Weihnachtspost-Geld für Heimbewohner gestrichen


19. Dezember 2005

[ngo] Mehrere Bundesländer zahlen Sozialhilfeempfängern in Heimen nach Angaben der Arbeiterwohlfahrt (AWO) dieses Jahr keine Weihnachtsbeihilfe. Nach Informationen der AWO gilt dies für die Länder Bremen, Nordrhein-Westfalen, Baden-Württemberg, Hessen und in Oberbayern. Bislang erhielten Heimbewohner, die ein sogenanntes Taschengeld von 90 Euro im Monat für ihre persönlichen Bedürfnisse erhalten, zusätzlich eine einmalige Weihnachtsbeihilfe zwischen 30 und 35 Euro. Mit diesem Geld sollten den Heimbewohnern zusätzliche Ausgaben zu den Feiertagen ermöglicht werden, etwa Weihnachtspost, Telefonate oder Festtagsdekoration.
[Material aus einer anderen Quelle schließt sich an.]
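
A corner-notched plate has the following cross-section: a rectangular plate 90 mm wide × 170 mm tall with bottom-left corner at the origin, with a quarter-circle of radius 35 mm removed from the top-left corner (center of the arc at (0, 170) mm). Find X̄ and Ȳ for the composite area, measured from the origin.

plate: A = 90 × 170 = 15300.00, centroid at (45.00, 85.00).
removed quarter-circle: A = −¼π·35² = -962.11, centroid at (14.85, 155.15).
ΣA = 14337.89 mm²
ΣAX̄ = (15300.00)(45.00) + (-962.11)(14.85) = 674208.33 mm³
ΣAȲ = (15300.00)(85.00) + (-962.11)(155.15) = 1151232.50 mm³
X̄ = 674208.33 / 14337.89 = 47.02 mm
Ȳ = 1151232.50 / 14337.89 = 80.29 mm

X̄ = 47.02 mm, Ȳ = 80.29 mm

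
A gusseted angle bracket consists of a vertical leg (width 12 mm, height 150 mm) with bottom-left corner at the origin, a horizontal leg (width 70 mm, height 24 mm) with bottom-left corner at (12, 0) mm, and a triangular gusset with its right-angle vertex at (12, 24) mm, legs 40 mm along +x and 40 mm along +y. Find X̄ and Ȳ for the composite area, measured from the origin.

Part | A | x̄ᵢ | ȳᵢ | A·x̄ᵢ | A·ȳᵢ
vertical leg | 1800.00 | 6.00 | 75.00 | 10800.00 | 135000.00
horizontal leg | 1680.00 | 47.00 | 12.00 | 78960.00 | 20160.00
gusset | 800.00 | 25.33 | 37.33 | 20266.67 | 29866.67
Σ | 4280.00 |  |  | 110026.67 | 185026.67
X̄ = 110026.67 / 4280.00 = 25.71 mm
Ȳ = 185026.67 / 4280.00 = 43.23 mm

X̄ = 25.71 mm, Ȳ = 43.23 mm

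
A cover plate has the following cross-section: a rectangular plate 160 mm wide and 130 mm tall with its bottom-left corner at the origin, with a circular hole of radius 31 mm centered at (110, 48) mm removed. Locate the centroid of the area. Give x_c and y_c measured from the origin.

x_c = 74.91 mm, y_c = 67.89 mm

Part | A | x̄ᵢ | ȳᵢ | A·x̄ᵢ | A·ȳᵢ
plate | 20800.00 | 80.00 | 65.00 | 1664000.00 | 1352000.00
hole | -3019.07 | 110.00 | 48.00 | -332097.76 | -144915.39
Σ | 17780.93 |  |  | 1331902.24 | 1207084.61
x_c = 1331902.24 / 17780.93 = 74.91 mm
y_c = 1207084.61 / 17780.93 = 67.89 mm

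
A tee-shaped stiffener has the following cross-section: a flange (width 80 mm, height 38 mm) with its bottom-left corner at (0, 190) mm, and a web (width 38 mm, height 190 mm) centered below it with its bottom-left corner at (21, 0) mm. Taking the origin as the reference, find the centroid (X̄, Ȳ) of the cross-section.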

Der Bundesvorsitzende der Arbeiterwohlfahrt Wilhelm Schmidt kritisierte die Entscheidungen als "herz- und stillos und am Geist des Gesetzes vorbei".

"Wir halten die Umsetzung dieser Maßnahme nicht nur für zutiefst unmenschlich, sondern auch für rechtlich bedenklich, zumal dies eben von Land zu Land und von Kommune zu Kommune unterschiedlich gehandhabt wird", sagte Schmidt.

Die AWO kündigte an, dort wo die Beihilfen nicht gezahlt werden sollen, die Bewohner bei der Antragstellung zu unterstützen und bei Ablehnungen die Entscheidungen rechtlich klären zu lassen.